D. What is the appropriate quantum of security for costs?
[29] ES Fox does not specify how much it seeks in security for costs. Instead, its affiant attests that the company has paid $103,461.53 in legal fees and disbursements including applicable taxes. I agree with Quebec Co that proportionality is a guiding principle when fixing the quantum for security for costs. A security for costs award should also consider the factors in r. 57.01 like the complexity of the case, the quantum at issue, the importance of the issues and the anticipated length of the hearing.[^8]
[30] The onus is on ES Fox to persuade me as to quantum and the relevance of any of the factors. ES Fox has not tendered any evidence on these factors, nor has it provided a break down of what work was done to give rise to a legal bill thus far of $103, 461.53. Instead it has provided me with a client ledger that it expects me to comb through to decipher what work was done in defending the main action as opposed to prosecuting the counterclaim and cross-claim. Or, it invites me to guess. Neither is particularly attractive. Second, ES Fox has spent a staggering amount relative to the quantum of the claim. That choice should not be borne by Quebec Co.

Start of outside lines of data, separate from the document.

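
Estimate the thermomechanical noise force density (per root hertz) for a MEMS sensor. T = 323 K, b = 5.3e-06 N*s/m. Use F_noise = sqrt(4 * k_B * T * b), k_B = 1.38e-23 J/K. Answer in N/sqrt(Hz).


Step 1: Compute 4 * k_B * T * b
= 4 * 1.38e-23 * 323 * 5.3e-06
= 9.4497e-26 N^2/Hz
Step 2: F_noise = sqrt(9.4497e-26)
F_noise = 3.07e-13 N/sqrt(Hz)


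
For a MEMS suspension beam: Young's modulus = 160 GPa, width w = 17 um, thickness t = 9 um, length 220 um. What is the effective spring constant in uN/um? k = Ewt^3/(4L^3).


Step 1: Convert E to consistent units (1 GPa = 1000 uN/um^2).
E = 160 GPa = 160000 uN/um^2
Step 2: Compute t^3 = 9^3 = 729
Step 3: Compute L^3 = 220^3 = 10648000
Step 4: k = 160000 * 17 * 729 / (4 * 10648000)
k = 46.5552 uN/um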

[31] My only guidance on quantum is Quebec Co's suggestion in its factum that $30,000 is a reasonable amount to post to the end of trial. Based on the record before me, I so order.
Housekeeping:
[32] Quebec Co has passed its trial record. If this was done with consent from ES Fox, ES Fox requires leave to bring this motion (Rule 48.04). The parties did not make this an issue in the motion. For completeness however, I grant ES Fox leave to bring the motion.
Disposition:
[33] For the foregoing reasons, I allow ES Fox's motion and order as follows:
a. I grant leave to ES Fox to bring its motion pursuant to Rule 48.04 of the Rules of Civil Procedure; and
b. I order 9357-1578 Quebec Inc. to pay $30,000 into court as security for costs up to the end of trial.

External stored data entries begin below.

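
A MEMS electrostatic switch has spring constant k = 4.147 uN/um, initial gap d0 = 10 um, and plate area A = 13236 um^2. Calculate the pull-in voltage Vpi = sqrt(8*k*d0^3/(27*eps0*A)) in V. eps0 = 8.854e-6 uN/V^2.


Step 1: Compute numerator: 8 * k * d0^3 = 8 * 4.147 * 10^3 = 33176.0
Step 2: Compute denominator: 27 * eps0 * A = 27 * 8.854e-6 * 13236 = 3.164172
Step 3: Vpi = sqrt(33176.0 / 3.164172)
Vpi = 102.4 V


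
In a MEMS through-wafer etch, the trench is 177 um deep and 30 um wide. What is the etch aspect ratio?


Step 1: AR = depth / width
Step 2: AR = 177 / 30
AR = 5.9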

[34] As per the Covid19 protocol, this order is effective as of today's date and need not be formally issued and entered until normal court operations resume. If ES Fox would like a signed order, it may send a draft to Christine.Meditskos@ontario.ca.
Costs:
[35] The Superior Court of Justice is currently closed due to the COVID19 pandemic and only urgent matters are being heard. I have the parties' costs outlines but require the offers to settle to make a final determination. I strongly urge the parties to agree on costs of the motion. If they cannot, I adjourn the issue of costs to me in writing. I will advise the parties of timing and delivery method once those processes are firmly in place.
Original signed
Master Sugunasiri
Date: May 7, 2020
[^1]: Rule 56.01(1)(d), Rules of Civil Procedure; 2311888 Ontario Inc. v Ross, 2017 ONSC 1295 at para 17. [^2]: Novak v St. Demetrius (Ukrainian Catholic Development Corporation, 2018 ONCA 219, Yaiguaje v Chevron Corporation, 2017 ONCA 827; Canadian Metal Buildings Inc. v 1467344 Ontario Limited, 2019 ONSC 566 at paras. 9-12. [^3]: See for example Parent v Campbell, 2014 ONSC 879 at para. 42. [^4]: 671122 Ontario Ltd. v Canadian Tire Corp., 1993 CarswellOnt 466 at para. 9 (CA). [^5]: Ibid. at para. 10. [^6]: Livent Inc. (Receiver of) v Deloitte & Touche, 2011 ONSC 648 at para. 80. [^7]: Canadian Tire Corp., supra note 4 at para.8. [^8]: Morton v Canada, 2005 CanLII 6052 (ON SC), [2005] OJ No 948 at para 42 (SCJ) and The Arc Group v Vitale, 2003 CarswellOnt 840 at para 3 (SCJ).